The traditional electrode material of the supercapacitor is activated carbon; its electrochemical capacity is ~30 F/g. The specific electrochemical capacitance of supercapacitors from arrays of oriented carbon nanotubes in aqueous electrolytes is 100-120 F/g***, whereas the capacity of composites based on carbon nanotubes can reach 500-700 F/g, they also withstand a large number of recharge cycles.

* Cor Koning, Marie-Claire Hermant, Nadia Grossiord, «Polymer Carbon Nanotube Composites: The Polymer Latex Concept», p. 80

** Dawid Janasa, Krzysztof K. Koziol, Carbon nanotube fibers and films: synthesis, applications and perspectives of the direct-spinning method/ Nanoscale, p 25 DOI: 10.1039/C6NR07549E

*** А. В. Окотруб, П. С. Галкин «СДЕЛАНО В СО РАН» Институт неорганической химии СО РАН, Новости науки.

Electrically conductive and heat sinks

The high electrical conductivity of carbon nanotubes opens wide prospects for their use in electroconductive elements: the electrical conductivity of CNTs is within the electrical conductivity of metallic conductors, but due to their low density (<2 g / cm³) their conductivity corresponds to or exceeds the conductivity of many metals (aluminum, copper and etc). Also weight is a significant cost driver for the aerospace industry, which will benefit from lightweight wires and cable CNTs even by increasing the resistance. Wires. Wires used in shipbuilding are exposed to direct action of seawater, which makes chemical inertness a critical parameter for long-term use.

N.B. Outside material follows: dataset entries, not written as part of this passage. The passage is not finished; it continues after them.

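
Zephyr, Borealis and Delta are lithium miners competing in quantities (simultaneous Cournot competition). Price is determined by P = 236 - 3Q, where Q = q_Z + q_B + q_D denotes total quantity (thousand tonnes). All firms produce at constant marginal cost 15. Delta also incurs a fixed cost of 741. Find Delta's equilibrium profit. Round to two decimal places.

A representative firm's profit is π_i = q_i(236 - 3Q) - 15q_i.
Setting ∂π_i/∂q_i = 0 with rivals' quantities fixed: 221 - 6q_i - 3·Σ_{j≠i} q_j = 0.
By symmetry each firm produces the same amount; substituting Σ_{j≠i} q_j = 2q_i yields q_i = 221/12.
Price P = 236 - 3·(221/4) = 281/4.
Delta's profit: (281/4 - 15)·(221/12) - 741 = 276.5208.

276.52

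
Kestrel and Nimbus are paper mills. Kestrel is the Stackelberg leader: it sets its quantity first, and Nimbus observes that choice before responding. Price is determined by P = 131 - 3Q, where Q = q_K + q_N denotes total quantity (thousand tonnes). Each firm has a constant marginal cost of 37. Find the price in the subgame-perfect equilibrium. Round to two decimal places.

60.50

Solve by backward induction. Given q_K, the follower Nimbus maximises π_N = (131 - 3q_K - 3q_N)q_N - 37q_N.
Setting the follower's marginal profit to zero, 94 - 3q_K - 6q_N = 0, i.e. q_N = (94 - 3q_K)/6.
The leader anticipates this reaction. Substituting into P = 131 - 3Q gives P = 84 - (3/2)q_K, so π_K = (84 - (3/2)q_K)q_K - 37q_K.
Maximising: ∂π_K/∂q_K = 47 - 3q_K = 0, giving q_K = 47/3.
Then q_N = (94 - 3·(47/3))/6 = 47/6.
Total output Q = 47/2, so price P = 131 - 3·(47/2) = 121/2.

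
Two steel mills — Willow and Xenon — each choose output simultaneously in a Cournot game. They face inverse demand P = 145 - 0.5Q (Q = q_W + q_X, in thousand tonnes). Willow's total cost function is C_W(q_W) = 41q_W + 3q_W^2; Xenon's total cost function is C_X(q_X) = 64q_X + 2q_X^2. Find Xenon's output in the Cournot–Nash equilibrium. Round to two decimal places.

Willow's profit: π_W = (145 - 0.5Q)q_W - (41q_W + 3q_W²). Setting ∂π_W/∂q_W = 0: 104 - 7q_W - (1/2)(q_X) = 0.
Xenon's first-order condition: 81 - 5q_X - (1/2)(q_W) = 0.
So q_W = (104 - (1/2)q_X)/7 and q_X = (81 - (1/2)q_W)/5.
Substituting one into the other gives q_W = 1918/139 and q_X = 14.8201.

14.82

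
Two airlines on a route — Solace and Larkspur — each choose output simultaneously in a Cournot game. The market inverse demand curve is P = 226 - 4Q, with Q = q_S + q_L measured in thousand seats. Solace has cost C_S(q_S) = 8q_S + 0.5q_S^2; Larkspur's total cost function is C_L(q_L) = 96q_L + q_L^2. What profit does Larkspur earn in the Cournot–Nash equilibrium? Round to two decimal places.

Solace's profit: π_S = (226 - 4Q)q_S - (8q_S + (1/2)q_S²). Setting ∂π_S/∂q_S = 0: 218 - 9q_S - 4(q_L) = 0.
Larkspur's first-order condition: 130 - 10q_L - 4(q_S) = 0.
So q_S = (218 - 4q_L)/9 and q_L = (130 - 4q_S)/10.
Substituting one into the other gives q_S = 830/37 and q_L = 149/37.
Price P = 226 - 4·(979/37) = 120.1622.
Larkspur's profit: 120.1622·(149/37) - 96·(149/37) - (149/37)² = 81.0847.

81.08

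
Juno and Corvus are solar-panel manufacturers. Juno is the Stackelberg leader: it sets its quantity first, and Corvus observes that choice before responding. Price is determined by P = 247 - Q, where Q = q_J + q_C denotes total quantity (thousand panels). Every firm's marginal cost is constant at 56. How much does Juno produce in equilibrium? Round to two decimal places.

95.50

The follower Corvus best-responds to any q_J: π_C = (247 - Q)q_C - 56q_C.
∂π_C/∂q_C = 191 - q_J - 2q_C = 0 gives the reaction function q_C = (191 - q_J)/2.
Juno substitutes q_C(q_J) into its own profit: π_J = q_J(247 - q_J - (191 - q_J)/2) - 56q_J = (303/2 - (1/2)q_J)q_J - 56q_J.
The leader's first-order condition 191/2 - q_J = 0 yields q_J = 191/2.
Then q_C = (191 - 191/2)/2 = 191/4.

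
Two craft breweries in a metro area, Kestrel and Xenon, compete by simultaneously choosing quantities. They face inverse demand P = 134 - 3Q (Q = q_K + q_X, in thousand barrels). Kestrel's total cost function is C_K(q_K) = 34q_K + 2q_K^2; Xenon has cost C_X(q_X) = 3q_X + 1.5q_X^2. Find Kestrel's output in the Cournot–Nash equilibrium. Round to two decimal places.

6.26

Kestrel's profit: π_K = (134 - 3Q)q_K - (34q_K + 2q_K²). Setting ∂π_K/∂q_K = 0: 100 - 10q_K - 3(q_X) = 0.
Xenon's first-order condition: 131 - 9q_X - 3(q_K) = 0.
Best responses: q_K = (100 - 3q_X)/10, q_X = (131 - 3q_K)/9.
Substituting one into the other gives q_K = 169/27 and q_X = 1010/81.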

The thermal conductivity of carbon nanotubes can reach 759 W/m×K, which is much higher than the thermal conductivity of copper-385 W/m×K and aluminum-247 W/m×K*. This makes it possible to provide much more efficient heat removal in comparison with the materials currently used in electronics, engine building, etc. Radiators made of nanotubes much more efficient heat removal from powerful chips.

* Dawid Janasa, Krzysztof K. Koziol, Carbon nanotube fibers and films: synthesis, applications and perspectives of the direct-spinning method/ Nanoscale, p 25 DOI: 10.1039/C6NR07549E.